Although still growing, the latest Nationwide Building Society figures show that the housing market is slowing. House prices rose for the fifteenth consecutive month, but by just 0.1%, in July, with stricter mortgage rules thought to be the factor in growth slowdown. However, a lack of availability of homes for sale has been spurring the market on over the last twelve months, during which time, house prices have gone up £18,000, an increase of 10.6%. According to the building society, the average house price is now £188,949; a figure that is surely somewhat skewed by the capital.
The stark difference between the housing market in the capital and the rest of the country is borne out by the fact that it accounted for 42% of total stamp duty paid on residential properties, even though only 15% of house purchases were carried out there. Nationwide’s chief economist Robert Gardner said that the slowdown in house prices was “not entirely unexpected” as there has been a 20% drop in mortgage approvals between January and May.

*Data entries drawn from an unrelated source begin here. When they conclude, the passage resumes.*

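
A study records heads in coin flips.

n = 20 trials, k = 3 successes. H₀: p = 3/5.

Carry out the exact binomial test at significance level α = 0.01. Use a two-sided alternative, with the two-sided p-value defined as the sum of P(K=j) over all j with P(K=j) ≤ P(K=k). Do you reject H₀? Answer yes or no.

Exact binomial: n=20, k=3, p₀=3/5=0.6000
P(X=j) = C(n,j)·p₀^j·(1−p₀)^(n−j); p = Σ P(X=j) over j with P(X=j) ≤ P(X=3)
p-value (two-sided) = 0.00008
At α=0.01: p < α → reject H₀

reject H₀: yes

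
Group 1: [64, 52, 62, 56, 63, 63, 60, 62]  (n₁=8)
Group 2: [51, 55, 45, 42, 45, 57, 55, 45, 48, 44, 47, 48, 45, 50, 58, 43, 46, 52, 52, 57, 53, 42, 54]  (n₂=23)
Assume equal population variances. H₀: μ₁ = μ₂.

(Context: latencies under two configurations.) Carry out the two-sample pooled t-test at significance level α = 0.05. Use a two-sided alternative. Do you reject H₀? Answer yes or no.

reject H₀: yes

x̄₁=60.250, s₁=4.166, n₁=8
x̄₂=49.304, s₂=5.138, n₂=23
s_p² = [7·4.166² + 22·5.138²]/29 = 24.2196
SE = √(s_p²·(1/8+1/23)) = 2.0200
t = (60.250−49.304)/2.0200 = 5.4186
df = 29
p-value (two-sided) = 0.00001
At α=0.05: p < α → reject H₀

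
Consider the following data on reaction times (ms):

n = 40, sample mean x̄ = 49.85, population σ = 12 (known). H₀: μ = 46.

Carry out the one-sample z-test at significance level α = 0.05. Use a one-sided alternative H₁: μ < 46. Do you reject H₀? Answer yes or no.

SE = σ/√n = 12/√40 = 1.8974
z = (x̄−μ₀)/SE = (49.85−46)/1.8974 = 2.0291
p-value (one-sided, H₁ less) = 0.97878
At α=0.05: p ≥ α → fail to reject H₀

reject H₀: no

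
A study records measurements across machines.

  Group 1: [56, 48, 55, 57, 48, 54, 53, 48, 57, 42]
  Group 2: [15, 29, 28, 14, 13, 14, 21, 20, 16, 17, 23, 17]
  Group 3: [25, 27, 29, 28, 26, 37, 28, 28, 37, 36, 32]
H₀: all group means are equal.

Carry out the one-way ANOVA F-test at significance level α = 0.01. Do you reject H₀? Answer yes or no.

reject H₀: yes

Group means [51.80, 18.92, 30.27], grand mean 32.667
SSB = Σnᵢ(x̄ᵢ−x̄)² = 5992.635; SSW = ΣΣ(x−x̄ᵢ)² = 748.698
MSB = 5992.635/2 = 2996.3174; MSW = 748.698/30 = 24.9566
F = MSB/MSW = 120.0610
df = (2, 30)
p-value (upper-tail) = 0.00000
At α=0.01: p < α → reject H₀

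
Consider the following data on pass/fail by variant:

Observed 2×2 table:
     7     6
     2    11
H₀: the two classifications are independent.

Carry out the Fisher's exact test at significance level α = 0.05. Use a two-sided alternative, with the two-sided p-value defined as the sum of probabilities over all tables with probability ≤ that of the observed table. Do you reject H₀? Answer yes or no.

reject H₀: no

Margins: r₁=13, r₂=13, c₁=9, c₂=17, n=26
p_obs = C(13,7)·C(13,2)/C(26,9); sum pmf over tables with pmf ≤ p_obs
p-value (two-sided) = 0.09684
At α=0.05: p ≥ α → fail to reject H₀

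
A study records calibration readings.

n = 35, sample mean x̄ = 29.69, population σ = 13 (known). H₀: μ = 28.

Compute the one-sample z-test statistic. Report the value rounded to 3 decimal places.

test statistic = 0.769

SE = σ/√n = 13/√35 = 2.1974
z = (x̄−μ₀)/SE = (29.69−28)/2.1974 = 0.7691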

This figure has bounced back slightly in June, prompting him to state that the fall could be a temporary situation, pointing towards a buoyant labour market and mortgage rates that are set to stay low.
The mortgage market review measures require lenders to apply ‘stress tests’ to potential borrowers, assessing their ability to keep up repayments if interest rates rise by at least 3% in the first five years of the mortgage term. Lenders are also now required to look more closely at peoples’ outgoings.
Recent legislation introduced by the Bank of England’s Financial Policy Committee also limits lenders on riskier borrowing. Lenders now have to restrict mortgages that are 4.5 times the borrower’s income, or more, to just 15% of new mortgages issued.
The general consensus among property market commentators suggests that prices will continue to rise, albeit more slowly than recent months. It is thought that simple supply and demand will continue to outstrip the market-dampening effects of stretched price to earnings ratios and tougher loan criteria.